Okta Advanced Server Access Client CVE-2022-1030
Description
Okta Advanced Server Access Client for Linux and macOS prior to version 1.58.0 was found to be vulnerable to command injection via a specially crafted URL. An attacker, who has knowledge of a valid team name for the victim and also knows a valid target host where the user has access, can execute commands on the local system.

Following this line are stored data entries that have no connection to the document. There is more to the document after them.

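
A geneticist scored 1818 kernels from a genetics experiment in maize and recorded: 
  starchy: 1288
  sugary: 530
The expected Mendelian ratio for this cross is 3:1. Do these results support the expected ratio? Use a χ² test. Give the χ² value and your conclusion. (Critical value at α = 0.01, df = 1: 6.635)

16.722; not consistent

Under the 3:1 hypothesis (Σ ratio = 4, N = 1818):
  starchy: 1818 × 3/4 = 1363.5
  sugary: 1818 × 1/4 = 454.5
χ² = Σ (O − E)² / E
  starchy: (1288 − 1363.5)² / 1363.5 = 4.1806
  sugary: (530 − 454.5)² / 454.5 = 12.5418
χ² = 4.1806 + 12.5418 = 16.7224 ≈ 16.722
Degrees of freedom = 2 − 1 = 1; critical value at α = 0.01 is 6.635.
Since 16.722 > 6.635, we reject the null hypothesis — the data do not fit the 3:1 ratio.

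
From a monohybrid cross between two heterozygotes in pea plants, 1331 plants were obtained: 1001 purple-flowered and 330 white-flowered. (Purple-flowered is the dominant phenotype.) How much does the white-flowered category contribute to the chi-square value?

For a monohybrid cross between heterozygotes with complete dominance, the expected phenotypic ratio is 3:1.
Total ratio parts = 4. Expected numbers out of 1331:
  purple-flowered: 1331 × 3/4 = 998.25
  white-flowered: 1331 × 1/4 = 332.75
Contribution of white-flowered: (330 − 332.75)² / 332.75 = 0.0227

0.023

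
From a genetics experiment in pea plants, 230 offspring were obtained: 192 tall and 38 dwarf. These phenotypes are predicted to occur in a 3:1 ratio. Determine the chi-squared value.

8.817

Total ratio parts = 4. Expected numbers out of 230:
  tall: 230 × 3/4 = 172.5
  dwarf: 230 × 1/4 = 57.5
χ² = Σ (O − E)² / E
  tall: (192 − 172.5)² / 172.5 = 2.2043
  dwarf: (38 − 57.5)² / 57.5 = 6.6130
χ² = 2.2043 + 6.6130 = 8.8173 ≈ 8.817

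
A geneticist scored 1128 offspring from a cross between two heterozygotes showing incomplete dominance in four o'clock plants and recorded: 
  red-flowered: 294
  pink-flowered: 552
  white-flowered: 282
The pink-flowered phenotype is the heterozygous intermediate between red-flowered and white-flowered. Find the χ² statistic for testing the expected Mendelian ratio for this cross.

With incomplete dominance, a heterozygote × heterozygote cross gives a 1:2:1 phenotypic ratio.
The 1:2:1 ratio has 4 parts, so with N = 1128 the expected counts are:
  red-flowered: 1128 × 1/4 = 282
  pink-flowered: 1128 × 2/4 = 564
  white-flowered: 1128 × 1/4 = 282
χ² = Σ (O − E)² / E
  red-flowered: (294 − 282)² / 282 = 0.5106
  pink-flowered: (552 − 564)² / 564 = 0.2553
  white-flowered: (282 − 282)² / 282 = 0.0000
χ² = 0.5106 + 0.2553 + 0.0000 = 0.7659 ≈ 0.766

0.766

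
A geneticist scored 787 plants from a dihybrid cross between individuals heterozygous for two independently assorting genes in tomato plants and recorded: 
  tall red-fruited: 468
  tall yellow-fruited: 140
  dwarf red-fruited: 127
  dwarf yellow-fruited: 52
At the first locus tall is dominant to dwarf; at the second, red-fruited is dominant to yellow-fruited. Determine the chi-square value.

A dihybrid F₂ with independent assortment and complete dominance at both loci gives a 9:3:3:1 phenotypic ratio.
Under the 9:3:3:1 hypothesis (Σ ratio = 16, N = 787):
  tall red-fruited: 787 × 9/16 = 442.6875
  tall yellow-fruited: 787 × 3/16 = 147.5625
  dwarf red-fruited: 787 × 3/16 = 147.5625
  dwarf yellow-fruited: 787 × 1/16 = 49.1875
χ² = Σ (O − E)² / E
  tall red-fruited: (468 − 442.6875)² / 442.6875 = 1.4473
  tall yellow-fruited: (140 − 147.5625)² / 147.5625 = 0.3876
  dwarf red-fruited: (127 − 147.5625)² / 147.5625 = 2.8653
  dwarf yellow-fruited: (52 − 49.1875)² / 49.1875 = 0.1608
χ² = 1.4473 + 0.3876 + 2.8653 + 0.1608 = 4.861

4.861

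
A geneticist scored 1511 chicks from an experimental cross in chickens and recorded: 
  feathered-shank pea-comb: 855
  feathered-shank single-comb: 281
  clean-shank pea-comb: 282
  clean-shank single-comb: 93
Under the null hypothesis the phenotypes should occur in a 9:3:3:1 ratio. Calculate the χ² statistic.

0.077

Expected counts for N = 1511 under a 9:3:3:1 ratio (total parts = 16):
  feathered-shank pea-comb: 1511 × 9/16 = 849.9375
  feathered-shank single-comb: 1511 × 3/16 = 283.3125
  clean-shank pea-comb: 1511 × 3/16 = 283.3125
  clean-shank single-comb: 1511 × 1/16 = 94.4375
χ² = Σ (O − E)² / E
  feathered-shank pea-comb: (855 − 849.9375)² / 849.9375 = 0.0302
  feathered-shank single-comb: (281 − 283.3125)² / 283.3125 = 0.0189
  clean-shank pea-comb: (282 − 283.3125)² / 283.3125 = 0.0061
  clean-shank single-comb: (93 − 94.4375)² / 94.4375 = 0.0219
χ² = 0.0302 + 0.0189 + 0.0061 + 0.0219 = 0.0771 ≈ 0.077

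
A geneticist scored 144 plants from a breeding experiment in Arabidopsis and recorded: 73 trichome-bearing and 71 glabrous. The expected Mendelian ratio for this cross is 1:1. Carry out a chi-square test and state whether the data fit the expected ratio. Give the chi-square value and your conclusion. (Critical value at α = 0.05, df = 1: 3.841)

0.028; consistent

Expected counts for N = 144 under a 1:1 ratio (total parts = 2):
  trichome-bearing: 144 × 1/2 = 72
  glabrous: 144 × 1/2 = 72
χ² = Σ (O − E)² / E
  trichome-bearing: (73 − 72)² / 72 = 0.0139
  glabrous: (71 − 72)² / 72 = 0.0139
χ² = 0.0139 + 0.0139 = 0.0278 ≈ 0.028
Degrees of freedom = 2 − 1 = 1; critical value at α = 0.05 is 3.841.
Since 0.028 < 3.841, we fail to reject the null hypothesis — the data are consistent with the 1:1 ratio.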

Affected product and versions
Okta Advanced Server Access Client for Linux and macOS prior to version 1.58.0.
Resolution
The vulnerability is fixed in Okta Advanced Server Access Client for Linux and macOS version 1.58.0. To remediate this vulnerability, upgrade Okta Advanced Server Access Client for Linux and macOS.
CVE details
CVE ID | |
Published Date | 2022-03-21 |
Vulnerability Type | Command Injection |
CWE | CWE-77 |
CVSS v3 | Score:7.5 Vector string:AV:N/AC:H/PR:N/UI:R/S:U/C:H/I:H/A:H |
Acknowledgements
Okta would like to thank David Russell and Esteban Guillardoy from the Okta Application Security Team for finding this vulnerability.
Legal Disclaimer:
The information provided in Okta’s Security Advisories is provided "as is" without warranty of any kind. Okta disclaims all warranties, either express or implied, including the warranties of merchantability and fitness for a particular purpose. In no event shall Okta or its suppliers be liable for any damages whatsoever including direct, indirect, incidental, consequential, loss of business profits or special damages, even if Okta or its suppliers have been advised of the possibility of such damages. The foregoing exclusions will not apply to the extent prohibited by applicable law.